# IMG tag no longer shown in quotes?



## HeHasTheJazzHands (May 1, 2014)

Was this a recent thing? Just noticed it. When I quote someone, the tags are removed and the URLs are replaced with hotlinks. 

I honestly approve of it. Some people like to quote a post with a shit-ton of pictures and have a pointless reply, which gets really goddamn annoying. :lol:


----------



## thrsher (May 1, 2014)

i hate it for youtube links cause you used to be able to just post the url and it would embed


----------



## HeHasTheJazzHands (May 1, 2014)

Still works for me.


----------



## thrsher (May 1, 2014)

https://www.youtube.com/watch?v=RJcUqusMBAs



cuase i use chrome??


----------



## ferret (May 1, 2014)

Same as thrsher. I was trying to post a youtube the other day and couldn't get it to embed.
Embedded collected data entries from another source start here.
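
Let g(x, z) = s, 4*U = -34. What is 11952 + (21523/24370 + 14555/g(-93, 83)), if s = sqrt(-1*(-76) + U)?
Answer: 291291763/24370 + 2911*sqrt(30)/9 ≈ 13724.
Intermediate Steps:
U = -17/2 (U = (1/4)*(-34) = -17/2 ≈ -8.5000)
s = 3*sqrt(30)/2 (s = sqrt(-1*(-76) - 17/2) = sqrt(76 - 17/2) = sqrt(135/2) = 3*sqrt(30)/2 ≈ 8.2158)
g(x, z) = 3*sqrt(30)/2
11952 + (21523/24370 + 14555/g(-93, 83)) = 11952 + (21523/24370 + 14555/((3*sqrt(30)/2))) = 11952 + (21523*(1/24370) + 14555*(sqrt(30)/45)) = 11952 + (21523/24370 + 2911*sqrt(30)/9) = 291291763/24370 + 2911*sqrt(30)/9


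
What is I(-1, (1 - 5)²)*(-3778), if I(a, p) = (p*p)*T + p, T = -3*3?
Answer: 8644064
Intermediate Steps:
T = -9
I(a, p) = p - 9*p² (I(a, p) = (p*p)*(-9) + p = p²*(-9) + p = -9*p² + p = p - 9*p²)
I(-1, (1 - 5)²)*(-3778) = ((1 - 5)²*(1 - 9*(1 - 5)²))*(-3778) = ((-4)²*(1 - 9*(-4)²))*(-3778) = (16*(1 - 9*16))*(-3778) = (16*(1 - 144))*(-3778) = (16*(-143))*(-3778) = -2288*(-3778) = 8644064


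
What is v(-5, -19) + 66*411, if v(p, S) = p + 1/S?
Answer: 515298/19 ≈ 27121.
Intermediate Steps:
v(-5, -19) + 66*411 = (-5 + 1/(-19)) + 66*411 = (-5 - 1/19) + 27126 = -96/19 + 27126 = 515298/19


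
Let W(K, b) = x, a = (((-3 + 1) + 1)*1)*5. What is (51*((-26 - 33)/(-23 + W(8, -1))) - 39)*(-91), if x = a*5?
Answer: -34489/16 ≈ -2155.6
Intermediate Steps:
a = -5 (a = ((-2 + 1)*1)*5 = -1*1*5 = -1*5 = -5)
x = -25 (x = -5*5 = -25)
W(K, b) = -25
(51*((-26 - 33)/(-23 + W(8, -1))) - 39)*(-91) = (51*((-26 - 33)/(-23 - 25)) - 39)*(-91) = (51*(-59/(-48)) - 39)*(-91) = (51*(-59*(-1/48)) - 39)*(-91) = (51*(59/48) - 39)*(-91) = (1003/16 - 39)*(-91) = (379/16)*(-91) = -34489/16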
Ended up finding a youtube video in some other thread and quoting it so I could see the tag for youtube.


----------



## JoshuaVonFlash (May 1, 2014)

thrsher said:


> https://www.youtube.com/watch?v=RJcUqusMBAs
> 
> 
> 
> cuase i use chrome??


I'm using Chrome too, and what I do is this:

copy and paste the URL as usual into your comment and delete everything before the / that comes before watch?. Then put


----------



## gunshow86de (May 1, 2014)

I use Chrome too, and I can still just paste the link. However, it only works when I post a quick reply. If I try to add the video in the "advanced" screen or edit after the initial post, I have to put the tags on manually.


----------



## thrsher (May 1, 2014)

i always post quick reply and it doesnt work for me


----------



## asher (May 1, 2014)

Yeah I've had to switch to


----------



## HeHasTheJazzHands (May 2, 2014)

I did have the same problem, but I noticed that "https" was posted instead of "http". I removed the S each time and it works fine.


----------



## ferret (May 2, 2014)

Ah, so the script that looks for youtube isn't watching for https. All Google sites default to HTTPS these days I think.

Should be an easy fix if Alex or his web guy has time to look into it.


----------



## HeHasTheJazzHands (May 2, 2014)

Yup, exactly. It would be nice if they could do that.

So, in the meantime, just remove the "S" or "https" entirely.


----------